Das Übergewicht hat sich auf leisen Sohlen herangepirscht, sage ich mir, ich habe es fast nicht bemerkt. Nein, stimmt nicht, ich habe es sehr wohl bemerkt, zuerst drückte der eine oder andere Knopf, dann ging der Reißverschluss nicht richtig zu, was alles, für sich allein genommen, noch nicht viel zu bedeuten hat: Du hast eben deine Tage und bist deshalb so aufgequollen, oder du hast Blähungen, oder es haben sich irgendwelche Flüssigkeiten angestaut – das wird doch kein Fibrom sein? Bis vor Kurzem befand mein Arzt, Größe und Gewicht stünden bei mir in einem ausgeglichenen Verhältnis, »alles im grünen Bereich«, wie er sich ausdrückte. Ab wann ist eigentlich die Gesundheit wichtiger als das Aussehen? Sobald man siebzig Kilo wiegt? Fünfundsiebzig? Von welchem Moment an spielt es eine Rolle, ob sich Taille, Hüfte und Beine »im grünen Bereich« befinden?
»Und, passt es?«, höre ich die Verkäuferin rufen.
»Ich komm nicht rein, können Sie es mir eine Nummer größer bringen?«
»Nein, haben wir nicht, das ist schon die größte.«
Das saß.
Plötzliche Hitze durchwallt mich, von der Brust hinauf ins Gesicht, bis die Ohren glühen. Beim Versuch, das Kleid, das einfach nicht über meine Hüfte passte, wieder auszuziehen, verheddert es sich zwischen den Achseln und meinem Kopf, der dicke Stoff raubt mir Licht und Luft.
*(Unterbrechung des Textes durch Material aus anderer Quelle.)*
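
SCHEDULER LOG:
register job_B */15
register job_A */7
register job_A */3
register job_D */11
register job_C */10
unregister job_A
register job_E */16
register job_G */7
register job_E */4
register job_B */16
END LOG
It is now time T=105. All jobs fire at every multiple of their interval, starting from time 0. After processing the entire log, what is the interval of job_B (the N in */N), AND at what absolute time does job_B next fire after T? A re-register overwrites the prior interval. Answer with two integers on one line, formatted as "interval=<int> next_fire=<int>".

Answer: interval=16 next_fire=112

Derivation:
Op 1: register job_B */15 -> active={job_B:*/15}
Op 2: register job_A */7 -> active={job_A:*/7, job_B:*/15}
Op 3: register job_A */3 -> active={job_A:*/3, job_B:*/15}
Op 4: register job_D */11 -> active={job_A:*/3, job_B:*/15, job_D:*/11}
Op 5: register job_C */10 -> active={job_A:*/3, job_B:*/15, job_C:*/10, job_D:*/11}
Op 6: unregister job_A -> active={job_B:*/15, job_C:*/10, job_D:*/11}
Op 7: register job_E */16 -> active={job_B:*/15, job_C:*/10, job_D:*/11, job_E:*/16}
Op 8: register job_G */7 -> active={job_B:*/15, job_C:*/10, job_D:*/11, job_E:*/16, job_G:*/7}
Op 9: register job_E */4 -> active={job_B:*/15, job_C:*/10, job_D:*/11, job_E:*/4, job_G:*/7}
Op 10: register job_B */16 -> active={job_B:*/16, job_C:*/10, job_D:*/11, job_E:*/4, job_G:*/7}
Final interval of job_B = 16
Next fire of job_B after T=105: (105//16+1)*16 = 112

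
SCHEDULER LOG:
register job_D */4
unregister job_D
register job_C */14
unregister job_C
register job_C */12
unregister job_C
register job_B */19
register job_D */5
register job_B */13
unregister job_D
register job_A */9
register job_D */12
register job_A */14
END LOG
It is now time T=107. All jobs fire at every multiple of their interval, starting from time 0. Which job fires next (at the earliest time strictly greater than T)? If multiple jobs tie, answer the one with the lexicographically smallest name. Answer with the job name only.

Op 1: register job_D */4 -> active={job_D:*/4}
Op 2: unregister job_D -> active={}
Op 3: register job_C */14 -> active={job_C:*/14}
Op 4: unregister job_C -> active={}
Op 5: register job_C */12 -> active={job_C:*/12}
Op 6: unregister job_C -> active={}
Op 7: register job_B */19 -> active={job_B:*/19}
Op 8: register job_D */5 -> active={job_B:*/19, job_D:*/5}
Op 9: register job_B */13 -> active={job_B:*/13, job_D:*/5}
Op 10: unregister job_D -> active={job_B:*/13}
Op 11: register job_A */9 -> active={job_A:*/9, job_B:*/13}
Op 12: register job_D */12 -> active={job_A:*/9, job_B:*/13, job_D:*/12}
Op 13: register job_A */14 -> active={job_A:*/14, job_B:*/13, job_D:*/12}
  job_A: interval 14, next fire after T=107 is 112
  job_B: interval 13, next fire after T=107 is 117
  job_D: interval 12, next fire after T=107 is 108
Earliest = 108, winner (lex tiebreak) = job_D

Answer: job_D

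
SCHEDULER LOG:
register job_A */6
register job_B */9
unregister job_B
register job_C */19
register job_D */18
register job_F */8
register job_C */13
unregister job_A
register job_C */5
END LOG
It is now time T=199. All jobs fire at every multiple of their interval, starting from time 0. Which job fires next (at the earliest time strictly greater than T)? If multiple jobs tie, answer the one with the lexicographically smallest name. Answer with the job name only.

Answer: job_C

Derivation:
Op 1: register job_A */6 -> active={job_A:*/6}
Op 2: register job_B */9 -> active={job_A:*/6, job_B:*/9}
Op 3: unregister job_B -> active={job_A:*/6}
Op 4: register job_C */19 -> active={job_A:*/6, job_C:*/19}
Op 5: register job_D */18 -> active={job_A:*/6, job_C:*/19, job_D:*/18}
Op 6: register job_F */8 -> active={job_A:*/6, job_C:*/19, job_D:*/18, job_F:*/8}
Op 7: register job_C */13 -> active={job_A:*/6, job_C:*/13, job_D:*/18, job_F:*/8}
Op 8: unregister job_A -> active={job_C:*/13, job_D:*/18, job_F:*/8}
Op 9: register job_C */5 -> active={job_C:*/5, job_D:*/18, job_F:*/8}
  job_C: interval 5, next fire after T=199 is 200
  job_D: interval 18, next fire after T=199 is 216
  job_F: interval 8, next fire after T=199 is 200
Earliest = 200, winner (lex tiebreak) = job_C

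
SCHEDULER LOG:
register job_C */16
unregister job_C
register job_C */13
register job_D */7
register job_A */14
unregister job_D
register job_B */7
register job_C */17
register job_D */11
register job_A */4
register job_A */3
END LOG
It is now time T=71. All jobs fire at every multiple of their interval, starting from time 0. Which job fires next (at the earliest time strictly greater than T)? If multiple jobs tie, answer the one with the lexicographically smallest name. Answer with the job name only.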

Ich möchte mich befreien, zerre an dem Kleid, fuchtele mit den Armen, verfickte Verkäuferin, was heißt da, das ist schon die größte Nummer? Mit den Pobacken stoße ich an die Wand der Umkleidekabine, die mich auf einmal einengt, umklammert, erstickt! Ich bekomme das verdammte Kleid nicht ausgezogen, ich kann nichts sehen und kriege keine Luft, Rücken und Brust sind schweißnass, Herrgott noch mal, warum will das Scheißding nicht? Ich zerre noch heftiger, was die Nähte davon halten, ist mir egal, dafür muss ich an die Frau da draußen denken und werde immer wütender, am liebsten würde ich losheulen, aus der Kabine rennen und ihr den Fummel ins Gesicht schmeißen, ich zerre und zerre, die Nähte ächzen, der Stoff steht kurz vor dem Zerreißen, dann bin ich das Ding endlich los.
Und stehe da und atme durch. Tief durch.
Im erbarmungslosen Licht der Kabine betrachte ich mein Spiegelbild: eine aufgewühlte keuchende Frau mit rotem Gesicht, vortretenden Augen und wirrem Haar, die aus ihrer Unterwäsche quillt.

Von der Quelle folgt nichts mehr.